The two summers of 2018-19 and 2019-20 were the hottest ever recorded in the NT. One immediate impact was on renal dialysis, the most common reason for hospitalisation in Australia, accounting for about one in seven hospitalisations in 2020–21 (1.6 million hospitalisations). NT’s remote dialysis services could not cope with the heat, and halved their services during the heatwave.  Aboriginal communities are particularly vulnerable to hazards of climate change through poverty, remoteness, and exclusion.

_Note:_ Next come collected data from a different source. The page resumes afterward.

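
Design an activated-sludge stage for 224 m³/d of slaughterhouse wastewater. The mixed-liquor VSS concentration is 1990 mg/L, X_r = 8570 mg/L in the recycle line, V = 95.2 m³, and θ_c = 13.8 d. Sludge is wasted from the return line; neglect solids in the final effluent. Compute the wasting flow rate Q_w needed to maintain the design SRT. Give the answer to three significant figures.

Q_w ≈ 1.60 m³/d

Q_w = (V·X)/(θ_c X_r) = 95.20 × 1990 / (13.8 × 8570) = 1.602 m³/d.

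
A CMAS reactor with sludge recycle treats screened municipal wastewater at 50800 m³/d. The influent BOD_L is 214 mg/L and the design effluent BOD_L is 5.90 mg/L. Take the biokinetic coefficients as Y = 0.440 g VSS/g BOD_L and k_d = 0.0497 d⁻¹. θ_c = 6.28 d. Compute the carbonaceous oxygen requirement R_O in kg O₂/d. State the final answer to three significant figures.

R_O ≈ 5540 kg O₂/d

Correct the yield for decay: Y_obs = Y/(1 + k_d θ_c) = 0.440 / (1 + 0.0497 × 6.28) = 0.440 / 1.312 = 0.3353.
Mass of BOD_L removed per day: Q(S₀ − S) = 50800 × 208.1 g/m³ = 10571 kg/d.
Net sludge production P_X = 0.3353 × 10571 = 3545 kg VSS/d.
R_O = Q·ΔS − 1.42 P_X = 10571 − 5034 = 5538 kg O₂/d.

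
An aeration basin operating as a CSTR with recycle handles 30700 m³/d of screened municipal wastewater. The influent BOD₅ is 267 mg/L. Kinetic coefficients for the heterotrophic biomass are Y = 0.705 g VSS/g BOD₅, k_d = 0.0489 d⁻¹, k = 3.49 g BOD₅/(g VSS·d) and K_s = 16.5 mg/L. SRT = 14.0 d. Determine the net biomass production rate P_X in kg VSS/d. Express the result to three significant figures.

P_X ≈ 3420 kg VSS/d

For a completely mixed reactor with recycle the Lawrence–McCarty relation gives S = K_s·(1 + k_d·θ_c) / [θ_c·(Y·k − k_d) − 1] = 16.5 × (1 + 0.0489 × 14.0) / [14.0 × (0.705 × 3.49 − 0.0489) − 1] = 27.80 / 32.76 = 0.8484 mg/L.
The observed yield is Y_obs = Y/(1 + k_d·θ_c) = 0.705 / (1 + 0.0489 × 14.0) = 0.705 / 1.685 = 0.4185 g VSS per g BOD₅ removed.
ΔS = 267 − 0.848 = 266.2 mg/L, so the substrate removal rate is 30700 × 266.2/1000 = 8171 kg BOD₅/d.
So the net sludge growth is P_X = 0.4185 × 8171 = 3419 kg VSS/d.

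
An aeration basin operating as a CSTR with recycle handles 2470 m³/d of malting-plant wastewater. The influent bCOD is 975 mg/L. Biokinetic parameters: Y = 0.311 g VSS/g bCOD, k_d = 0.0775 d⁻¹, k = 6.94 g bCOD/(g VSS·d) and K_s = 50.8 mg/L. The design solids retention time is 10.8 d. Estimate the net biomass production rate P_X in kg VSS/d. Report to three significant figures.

Effluent substrate depends only on kinetics and SRT: S = K_s(1 + k_d θ_c) / [θ_c(Yk − k_d) − 1] = 50.8 × (1 + 0.0775 × 10.8) / [10.8 × (0.311 × 6.94 − 0.0775) − 1] = 93.32 / 21.47 = 4.346 mg/L.
Correct the yield for decay: Y_obs = Y/(1 + k_d θ_c) = 0.311 / (1 + 0.0775 × 10.8) = 0.311 / 1.837 = 0.1693.
ΔS = 975 − 4.35 = 970.6 mg/L, so the substrate removal rate is 2470 × 970.6/1000 = 2398 kg bCOD/d.
So the net sludge growth is P_X = 0.1693 × 2398 = 405.9 kg VSS/d.

P_X ≈ 406 kg VSS/d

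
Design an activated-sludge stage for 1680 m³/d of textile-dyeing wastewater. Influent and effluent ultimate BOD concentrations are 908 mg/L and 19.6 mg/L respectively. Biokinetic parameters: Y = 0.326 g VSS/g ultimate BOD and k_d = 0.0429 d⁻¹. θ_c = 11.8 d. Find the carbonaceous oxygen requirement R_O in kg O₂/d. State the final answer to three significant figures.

Correct the yield for decay: Y_obs = Y/(1 + k_d θ_c) = 0.326 / (1 + 0.0429 × 11.8) = 0.326 / 1.506 = 0.2164.
Mass of ultimate BOD removed per day: Q(S₀ − S) = 1680 × 888.4 g/m³ = 1493 kg/d.
Net sludge production P_X = 0.2164 × 1493 = 323.0 kg VSS/d.
R_O = Q·(S₀ − S) − 1.42·P_X = 1493 − 1.42 × 323.0 = 1034 kg O₂/d.

R_O ≈ 1030 kg O₂/d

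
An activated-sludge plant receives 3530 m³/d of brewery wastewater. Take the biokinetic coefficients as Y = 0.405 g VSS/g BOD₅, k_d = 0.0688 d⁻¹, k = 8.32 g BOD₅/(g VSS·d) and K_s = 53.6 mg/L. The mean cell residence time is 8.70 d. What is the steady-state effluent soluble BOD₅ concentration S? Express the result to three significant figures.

S ≈ 3.09 mg/L

Effluent substrate depends only on kinetics and SRT: S = K_s(1 + k_d θ_c) / [θ_c(Yk − k_d) − 1] = 53.6 × (1 + 0.0688 × 8.70) / [8.70 × (0.405 × 8.32 − 0.0688) − 1] = 85.68 / 27.72 = 3.091 mg/L.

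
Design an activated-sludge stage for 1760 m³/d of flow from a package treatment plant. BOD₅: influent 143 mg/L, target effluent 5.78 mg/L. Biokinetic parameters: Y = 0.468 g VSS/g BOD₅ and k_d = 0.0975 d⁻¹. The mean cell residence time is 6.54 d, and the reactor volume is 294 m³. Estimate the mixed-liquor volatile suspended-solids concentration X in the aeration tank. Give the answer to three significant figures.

X = Y·Q·ΔS·θ_c / [V·(1 + k_d θ_c)] = 0.468 × 1760 × (143 − 5.78) × 6.54 / [294 × (1 + 0.0975 × 6.54)] = 1535 mg/L.

X ≈ 1540 mg/L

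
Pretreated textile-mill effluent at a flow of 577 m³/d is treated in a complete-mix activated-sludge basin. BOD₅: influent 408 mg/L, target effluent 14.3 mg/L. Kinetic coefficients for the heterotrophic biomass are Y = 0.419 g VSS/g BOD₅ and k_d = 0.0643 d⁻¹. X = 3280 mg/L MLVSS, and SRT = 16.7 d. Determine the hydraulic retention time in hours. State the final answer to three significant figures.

Rearranging the biomass balance for a CMAS with decay, V = Y·Q·ΔS·θ_c / [X·(1+k_d θ_c)] = 0.419 × 577 × (408 − 14.3) × 16.7 / [3280 × (1 + 0.0643 × 16.7)] = 1.59×10^6 / 6802 = 233.7 m³.
HRT = V/Q = 233.7 m³ / 577 m³·d⁻¹ = 0.4050 d × 24 = 9.720 h.

τ ≈ 9.72 h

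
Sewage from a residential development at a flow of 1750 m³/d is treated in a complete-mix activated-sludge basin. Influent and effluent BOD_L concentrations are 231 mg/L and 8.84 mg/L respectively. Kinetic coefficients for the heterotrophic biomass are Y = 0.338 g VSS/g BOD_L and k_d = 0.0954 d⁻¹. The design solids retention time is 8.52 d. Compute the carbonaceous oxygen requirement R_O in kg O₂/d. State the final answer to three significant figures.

R_O ≈ 286 kg O₂/d

Y_obs = Y / (1 + k_d θ_c) = 0.338 / (1 + 0.0954 × 8.52) = 0.338 / 1.813 = 0.1865.
Substrate removed = Q·(S₀ − S) = 1750 m³/d × (231 − 8.84) g/m³ = 3.89×10^5 g/d = 388.8 kg/d.
Biomass synthesised: P_X = Y_obs × 388.8 = 72.49 kg VSS/d.
R_O = Q·ΔS − 1.42 P_X = 388.8 − 102.9 = 285.8 kg O₂/d.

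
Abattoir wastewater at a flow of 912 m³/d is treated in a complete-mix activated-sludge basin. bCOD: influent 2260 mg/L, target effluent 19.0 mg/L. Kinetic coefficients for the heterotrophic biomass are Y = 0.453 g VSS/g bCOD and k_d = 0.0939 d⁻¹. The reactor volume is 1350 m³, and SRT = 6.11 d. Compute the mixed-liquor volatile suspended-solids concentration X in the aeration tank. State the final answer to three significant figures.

X ≈ 2660 mg/L

From V·X·(1 + k_d·θ_c) = Y·Q·(S₀ − S)·θ_c: X = 0.453 × 912 × (2260 − 19.0) × 6.11 / [1350 × (1 + 0.0939 × 6.11)] = 2663 mg/L.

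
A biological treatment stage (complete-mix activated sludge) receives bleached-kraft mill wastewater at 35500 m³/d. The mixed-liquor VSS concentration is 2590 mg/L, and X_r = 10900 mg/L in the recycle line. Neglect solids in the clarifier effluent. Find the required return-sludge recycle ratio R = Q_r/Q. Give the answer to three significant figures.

Solids balance on the clarifier gives (1+R)X = R·X_r, so R = X/(X_r − X) = 2590 / (10900 − 2590) = 0.3117.

R ≈ 0.312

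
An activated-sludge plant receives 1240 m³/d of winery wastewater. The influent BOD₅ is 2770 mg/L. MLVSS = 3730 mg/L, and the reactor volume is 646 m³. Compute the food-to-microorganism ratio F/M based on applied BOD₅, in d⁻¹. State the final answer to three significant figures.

F/M ≈ 1.43 d⁻¹

Food-to-microorganism ratio F/M = Q S₀ / (V X) = 1240 × 2770 / (646.0 × 3730) = 1.425 d⁻¹.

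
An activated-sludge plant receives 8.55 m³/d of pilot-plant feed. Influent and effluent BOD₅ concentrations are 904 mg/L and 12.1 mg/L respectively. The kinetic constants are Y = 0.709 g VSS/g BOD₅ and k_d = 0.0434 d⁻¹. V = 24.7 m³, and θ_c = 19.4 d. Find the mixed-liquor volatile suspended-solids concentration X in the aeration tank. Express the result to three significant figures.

From V·X·(1 + k_d·θ_c) = Y·Q·(S₀ − S)·θ_c: X = 0.709 × 8.55 × (904 − 12.1) × 19.4 / [24.7 × (1 + 0.0434 × 19.4)] = 2305 mg/L.

X ≈ 2310 mg/L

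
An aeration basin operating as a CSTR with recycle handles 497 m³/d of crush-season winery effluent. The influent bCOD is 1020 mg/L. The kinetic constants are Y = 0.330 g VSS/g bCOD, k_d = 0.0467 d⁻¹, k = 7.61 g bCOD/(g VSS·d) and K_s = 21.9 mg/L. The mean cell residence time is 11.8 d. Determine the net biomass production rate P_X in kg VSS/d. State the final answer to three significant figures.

P_X ≈ 108 kg VSS/d

From the Monod/SRT balance for a CMAS, S = K_s·(1+k_d θ_c)/[θ_c·(Y k − k_d) − 1] = 21.9 × (1 + 0.0467 × 11.8) / [11.8 × (0.330 × 7.61 − 0.0467) − 1] = 33.97 / 28.08 = 1.210 mg/L.
Y_obs = Y / (1 + k_d θ_c) = 0.330 / (1 + 0.0467 × 11.8) = 0.330 / 1.551 = 0.2128.
ΔS = 1020 − 1.21 = 1019 mg/L, so the substrate removal rate is 497 × 1019/1000 = 506.3 kg bCOD/d.
So the net sludge growth is P_X = 0.2128 × 506.3 = 107.7 kg VSS/d.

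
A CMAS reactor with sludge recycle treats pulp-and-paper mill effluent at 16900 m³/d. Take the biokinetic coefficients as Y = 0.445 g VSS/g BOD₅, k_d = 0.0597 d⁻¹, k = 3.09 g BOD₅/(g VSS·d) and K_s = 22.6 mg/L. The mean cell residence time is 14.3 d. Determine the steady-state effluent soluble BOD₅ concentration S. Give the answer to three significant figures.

S ≈ 2.35 mg/L

From the Monod/SRT balance for a CMAS, S = K_s·(1+k_d θ_c)/[θ_c·(Y k − k_d) − 1] = 22.6 × (1 + 0.0597 × 14.3) / [14.3 × (0.445 × 3.09 − 0.0597) − 1] = 41.89 / 17.81 = 2.352 mg/L.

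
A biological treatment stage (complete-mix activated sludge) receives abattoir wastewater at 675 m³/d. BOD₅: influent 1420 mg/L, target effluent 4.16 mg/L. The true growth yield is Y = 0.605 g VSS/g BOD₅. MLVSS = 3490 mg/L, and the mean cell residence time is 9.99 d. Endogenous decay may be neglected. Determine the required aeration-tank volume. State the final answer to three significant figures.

V ≈ 1660 m³

With k_d = 0 the design equation reduces to V = Y Q (S₀−S) θ_c / X = 0.605 × 675 × (1420 − 4.16) × 9.99 / 3490 = 1655 m³.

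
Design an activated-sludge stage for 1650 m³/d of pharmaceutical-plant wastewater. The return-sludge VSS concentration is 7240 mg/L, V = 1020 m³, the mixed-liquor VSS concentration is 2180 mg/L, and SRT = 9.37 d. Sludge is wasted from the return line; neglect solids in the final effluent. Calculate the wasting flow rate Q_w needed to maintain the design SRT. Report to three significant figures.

Wasting from the return line (neglecting effluent solids): Q_w = V·X / (θ_c·X_r) = 1020 × 2180 / (9.37 × 7240) = 32.78 m³/d.

Q_w ≈ 32.8 m³/d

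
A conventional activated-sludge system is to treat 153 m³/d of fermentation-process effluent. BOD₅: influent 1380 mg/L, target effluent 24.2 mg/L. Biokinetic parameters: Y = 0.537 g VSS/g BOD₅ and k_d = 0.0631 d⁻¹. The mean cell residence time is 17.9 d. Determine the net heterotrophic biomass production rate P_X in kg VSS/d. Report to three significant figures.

Observed yield with endogenous decay: Y_obs = Y / (1 + k_d·θ_c) = 0.537 / (1 + 0.0631 × 17.9) = 0.537 / 2.129 = 0.2522 g VSS/g BOD₅.
ΔS = 1380 − 24.2 = 1356 mg/L, so the substrate removal rate is 153 × 1356/1000 = 207.4 kg BOD₅/d.
Biomass produced: P_X = Y_obs·Q·ΔS = 0.2522 × 207.4 ≈ 52.31 kg VSS/d.

P_X ≈ 52.3 kg VSS/d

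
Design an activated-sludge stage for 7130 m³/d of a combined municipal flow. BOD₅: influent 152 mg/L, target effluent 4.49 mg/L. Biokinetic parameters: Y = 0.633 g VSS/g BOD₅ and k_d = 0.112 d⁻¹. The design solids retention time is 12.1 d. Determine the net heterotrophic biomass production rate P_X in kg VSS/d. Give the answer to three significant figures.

Y_obs = Y / (1 + k_d θ_c) = 0.633 / (1 + 0.112 × 12.1) = 0.633 / 2.355 = 0.2688.
Q·(S₀ − S) = 7130 × (152 − 4.49) × 10⁻³ = 1052 kg/d removed.
So the net sludge growth is P_X = 0.2688 × 1052 = 282.7 kg VSS/d.

P_X ≈ 283 kg VSS/d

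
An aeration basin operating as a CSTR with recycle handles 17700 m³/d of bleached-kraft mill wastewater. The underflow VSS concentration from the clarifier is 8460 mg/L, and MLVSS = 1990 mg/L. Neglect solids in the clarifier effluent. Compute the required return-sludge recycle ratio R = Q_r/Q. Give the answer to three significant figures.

Solids balance on the clarifier gives (1+R)X = R·X_r, so R = X/(X_r − X) = 1990 / (8460 − 1990) = 0.3076.

R ≈ 0.308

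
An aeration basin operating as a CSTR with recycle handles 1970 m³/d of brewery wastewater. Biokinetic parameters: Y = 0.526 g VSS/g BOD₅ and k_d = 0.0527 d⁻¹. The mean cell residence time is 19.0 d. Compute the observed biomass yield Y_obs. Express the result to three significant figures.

Observed yield with endogenous decay: Y_obs = Y / (1 + k_d·θ_c) = 0.526 / (1 + 0.0527 × 19.0) = 0.526 / 2.001 = 0.2628 g VSS/g BOD₅.

Y_obs ≈ 0.263 g VSS/g BOD₅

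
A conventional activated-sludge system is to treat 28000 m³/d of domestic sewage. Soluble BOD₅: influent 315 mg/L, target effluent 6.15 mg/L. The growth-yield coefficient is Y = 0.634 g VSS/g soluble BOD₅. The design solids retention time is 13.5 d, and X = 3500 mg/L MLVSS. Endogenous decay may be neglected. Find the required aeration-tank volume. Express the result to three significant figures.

With k_d = 0 the design equation reduces to V = Y Q (S₀−S) θ_c / X = 0.634 × 28000 × (315 − 6.15) × 13.5 / 3500 = 21148 m³.

V ≈ 21100 m³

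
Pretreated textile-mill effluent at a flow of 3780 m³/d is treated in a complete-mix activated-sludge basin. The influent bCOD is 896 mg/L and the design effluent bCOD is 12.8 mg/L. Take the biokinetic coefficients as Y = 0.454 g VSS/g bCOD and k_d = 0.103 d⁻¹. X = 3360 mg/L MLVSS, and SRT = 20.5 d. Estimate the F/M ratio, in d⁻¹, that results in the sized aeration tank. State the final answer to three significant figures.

F/M ≈ 0.339 d⁻¹

Rearranging the biomass balance for a CMAS with decay, V = Y·Q·ΔS·θ_c / [X·(1+k_d θ_c)] = 0.454 × 3780 × (896 − 12.8) × 20.5 / [3360 × (1 + 0.103 × 20.5)] = 3.11×10^7 / 10455 = 2972 m³.
F/M = Q·S₀ / (V·X) = 3780 × 896 / (2972 × 3360) = 0.3392 g bCOD·(g VSS·d)⁻¹.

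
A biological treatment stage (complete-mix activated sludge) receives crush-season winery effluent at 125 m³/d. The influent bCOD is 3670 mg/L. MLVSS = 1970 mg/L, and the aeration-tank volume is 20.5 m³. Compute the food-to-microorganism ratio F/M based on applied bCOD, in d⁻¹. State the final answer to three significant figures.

F/M ≈ 11.4 d⁻¹

F/M = applied load / biomass = Q·S₀/(V·X) = 125 × 3670 / (20.50 × 1970) = 11.36 d⁻¹.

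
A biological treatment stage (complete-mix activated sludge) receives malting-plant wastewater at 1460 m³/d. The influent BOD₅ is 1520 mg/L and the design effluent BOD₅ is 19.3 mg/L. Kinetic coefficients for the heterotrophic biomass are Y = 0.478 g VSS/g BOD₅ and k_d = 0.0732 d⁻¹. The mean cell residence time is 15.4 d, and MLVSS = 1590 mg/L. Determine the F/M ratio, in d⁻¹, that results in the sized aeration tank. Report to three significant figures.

Steady-state biomass mass balance: V·X·(1 + k_d·θ_c) = Y·Q·(S₀ − S)·θ_c, so V = 0.478 × 1460 × (1520 − 19.3) × 15.4 / [1590 × (1 + 0.0732 × 15.4)] = 1.61×10^7 / 3382 = 4768 m³.
F/M = applied load / biomass = Q·S₀/(V·X) = 1460 × 1520 / (4768 × 1590) = 0.2927 d⁻¹.

F/M ≈ 0.293 d⁻¹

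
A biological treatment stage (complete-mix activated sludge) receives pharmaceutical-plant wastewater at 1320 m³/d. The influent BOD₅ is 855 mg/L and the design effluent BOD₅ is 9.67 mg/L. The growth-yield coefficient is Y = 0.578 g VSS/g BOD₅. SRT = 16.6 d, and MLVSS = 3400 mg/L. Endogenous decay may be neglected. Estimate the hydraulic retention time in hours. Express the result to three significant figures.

τ ≈ 57.3 h

Biomass mass balance (decay neglected): V·X = Y·Q·(S₀ − S)·θ_c, so V = 0.578 × 1320 × (855 − 9.67) × 16.6 / 3400 = 3149 m³.
τ = V/Q = 3149/1320 = 2.386 d, or 57.25 h.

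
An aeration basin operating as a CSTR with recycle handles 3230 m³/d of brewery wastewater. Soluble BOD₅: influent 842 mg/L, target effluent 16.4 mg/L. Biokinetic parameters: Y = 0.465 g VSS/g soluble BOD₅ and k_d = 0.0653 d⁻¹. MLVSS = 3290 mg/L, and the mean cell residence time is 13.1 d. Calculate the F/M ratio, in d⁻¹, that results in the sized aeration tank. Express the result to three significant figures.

From the SRT design equation V = Y Q (S₀−S) θ_c / [X (1 + k_d θ_c)] = 0.465 × 3230 × (842 − 16.4) × 13.1 / [3290 × (1 + 0.0653 × 13.1)] = 1.62×10^7 / 6104 = 2661 m³.
F/M = applied load / biomass = Q·S₀/(V·X) = 3230 × 842 / (2661 × 3290) = 0.3106 d⁻¹.

F/M ≈ 0.311 d⁻¹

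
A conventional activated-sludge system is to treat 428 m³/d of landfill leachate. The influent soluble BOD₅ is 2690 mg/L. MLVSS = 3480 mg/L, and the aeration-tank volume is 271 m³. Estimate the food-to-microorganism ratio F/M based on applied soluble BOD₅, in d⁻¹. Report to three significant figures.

Food-to-microorganism ratio F/M = Q S₀ / (V X) = 428 × 2690 / (271.0 × 3480) = 1.221 d⁻¹.

F/M ≈ 1.22 d⁻¹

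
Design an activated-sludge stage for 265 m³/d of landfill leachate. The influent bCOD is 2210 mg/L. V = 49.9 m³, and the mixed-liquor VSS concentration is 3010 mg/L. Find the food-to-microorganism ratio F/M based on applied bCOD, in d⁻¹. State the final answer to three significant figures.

F/M = applied load / biomass = Q·S₀/(V·X) = 265 × 2210 / (49.90 × 3010) = 3.899 d⁻¹.

F/M ≈ 3.90 d⁻¹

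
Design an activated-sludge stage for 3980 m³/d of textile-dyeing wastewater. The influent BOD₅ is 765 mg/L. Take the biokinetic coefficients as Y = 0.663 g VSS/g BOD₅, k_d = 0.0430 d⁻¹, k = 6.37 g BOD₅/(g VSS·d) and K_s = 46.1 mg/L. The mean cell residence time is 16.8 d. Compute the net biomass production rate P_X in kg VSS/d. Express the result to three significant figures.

P_X ≈ 1170 kg VSS/d

Effluent substrate depends only on kinetics and SRT: S = K_s(1 + k_d θ_c) / [θ_c(Yk − k_d) − 1] = 46.1 × (1 + 0.0430 × 16.8) / [16.8 × (0.663 × 6.37 − 0.0430) − 1] = 79.40 / 69.23 = 1.147 mg/L.
Observed yield with endogenous decay: Y_obs = Y / (1 + k_d·θ_c) = 0.663 / (1 + 0.0430 × 16.8) = 0.663 / 1.722 = 0.3849 g VSS/g BOD₅.
ΔS = 765 − 1.15 = 763.9 mg/L, so the substrate removal rate is 3980 × 763.9/1000 = 3040 kg BOD₅/d.
Biomass produced: P_X = Y_obs·Q·ΔS = 0.3849 × 3040 ≈ 1170 kg VSS/d.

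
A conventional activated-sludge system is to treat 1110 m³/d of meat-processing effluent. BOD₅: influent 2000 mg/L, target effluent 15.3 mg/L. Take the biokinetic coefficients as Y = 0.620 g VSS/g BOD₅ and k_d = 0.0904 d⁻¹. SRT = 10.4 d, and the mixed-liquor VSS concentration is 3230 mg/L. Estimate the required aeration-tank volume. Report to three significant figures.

V ≈ 2270 m³

From the SRT design equation V = Y Q (S₀−S) θ_c / [X (1 + k_d θ_c)] = 0.620 × 1110 × (2000 − 15.3) × 10.4 / [3230 × (1 + 0.0904 × 10.4)] = 1.42×10^7 / 6267 = 2267 m³.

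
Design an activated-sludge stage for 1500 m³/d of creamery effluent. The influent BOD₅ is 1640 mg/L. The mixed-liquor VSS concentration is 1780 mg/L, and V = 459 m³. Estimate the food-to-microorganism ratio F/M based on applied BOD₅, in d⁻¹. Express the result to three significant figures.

F/M ≈ 3.01 d⁻¹

F/M = Q·S₀ / (V·X) = 1500 × 1640 / (459.0 × 1780) = 3.011 g BOD₅·(g VSS·d)⁻¹.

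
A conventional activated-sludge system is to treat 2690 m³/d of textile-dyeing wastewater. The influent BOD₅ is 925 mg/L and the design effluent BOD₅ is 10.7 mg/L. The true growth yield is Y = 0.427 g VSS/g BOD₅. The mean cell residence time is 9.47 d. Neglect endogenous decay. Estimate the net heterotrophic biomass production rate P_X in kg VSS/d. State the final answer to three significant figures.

P_X ≈ 1050 kg VSS/d

No decay correction is needed, so Y_obs = Y = 0.427.
Mass of BOD₅ removed per day: Q(S₀ − S) = 2690 × 914.3 g/m³ = 2459 kg/d.
Net biomass production P_X = Y_obs × Q·(S₀ − S) = 0.4270 × 2459 = 1050 kg VSS/d.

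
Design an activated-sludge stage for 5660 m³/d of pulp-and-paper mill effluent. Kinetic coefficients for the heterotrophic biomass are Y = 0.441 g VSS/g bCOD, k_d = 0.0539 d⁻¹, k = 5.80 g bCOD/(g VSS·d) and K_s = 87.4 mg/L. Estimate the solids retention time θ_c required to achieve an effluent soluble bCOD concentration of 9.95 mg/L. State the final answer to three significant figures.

At the target effluent, Y k S/(K_s+S) = 0.441×5.80×9.95/97.35 = 0.2614 d⁻¹.
Then 1/θ_c = μ − k_d = 0.2614 − 0.0539 = 0.2075 d⁻¹, giving θ_c = 4.819 d.

θ_c ≈ 4.82 d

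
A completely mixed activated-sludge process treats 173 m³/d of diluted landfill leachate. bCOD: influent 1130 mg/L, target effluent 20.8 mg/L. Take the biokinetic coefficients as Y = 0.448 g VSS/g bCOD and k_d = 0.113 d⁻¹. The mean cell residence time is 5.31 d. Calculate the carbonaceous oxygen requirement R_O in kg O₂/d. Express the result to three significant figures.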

Climate change will impact all Australians, and as our climate becomes more hostile, following recommendations for good health will become more difficult. For example, fresh fruit and vegetables may increase in price and be less readily available; and outdoor physical activity will be more difficult and dangerous. Already only 25% of Australians aged 18 to 64 reach recommended levels of physical activity, and this contributes to overweight and obesity, diabetes, cancers and mental health issues.

The dangers of climate change are already apparent.

Many conditions which are becoming more common, such as diabetes, renal disease and cardiovascular disease make people more vulnerable to heat injury and heat stroke. Mental health issues are increasing, and anxiety and fear related to climate change and climate instability, flooding, fire and drought are now among our day-to-day clinical concerns. Air pollution, historically a concern in rapidly urbanising regions of low-income countries, is now a significant problem for many Australians because of bushfires, some deliberately lit to reduce the impact of wildfires.

To address climate change, Australia has committed to reduce emissions by 43% by 2030, less than seven years away. From there we must reach net zero emissions by 2050. These national commitments may be unattainable with NT’s growing emissions from Beetaloo.

Compounding the climate change contribution, fracking harms local environments. Communities living near Beetaloo are concerned about its effects on their water, air and soil. There is growing evidence that fracking is harmful to health through air pollution and contamination of groundwater and soils.  Hazardous air pollutants detected near drilling and fracking operations include benzene and formaldehyde, which are potent carcinogens. Other fracking-related air pollutants include toluene, xylene, ethylbenzene (BTEX), particulate matter, ground-level ozone, nitrogen oxides, carbon monoxide and diesel exhaust. These may contribute to  higher rates of childhood cancer, adverse pregnancy outcomes, increased rates of hospitalisation from cardiovascular disease and premature deaths in those living near fracking operations. There are also risks of water contamination and threats to river systems and natural springs such as the Roper River and Mataranka thermal pools.

The voices of health professionals can influence policy to protect health and saves lives. Please join me and hundreds of other colleagues around Australia and sign the letter of support calling on the Prime Minister and the Labor Government to put a brake on fracking.

Australia doesn’t need to open up more polluting fossil gas, we have plentiful and cheap green energy that doesn’t cost lives or the Earth. We should not be subsidising any industry that harms diverting funds that could be invested to accelerate the transition to renewables.

Rosalie Schultz is a NT GP and public health physician. She is a member of Doctors for the Environment Australia.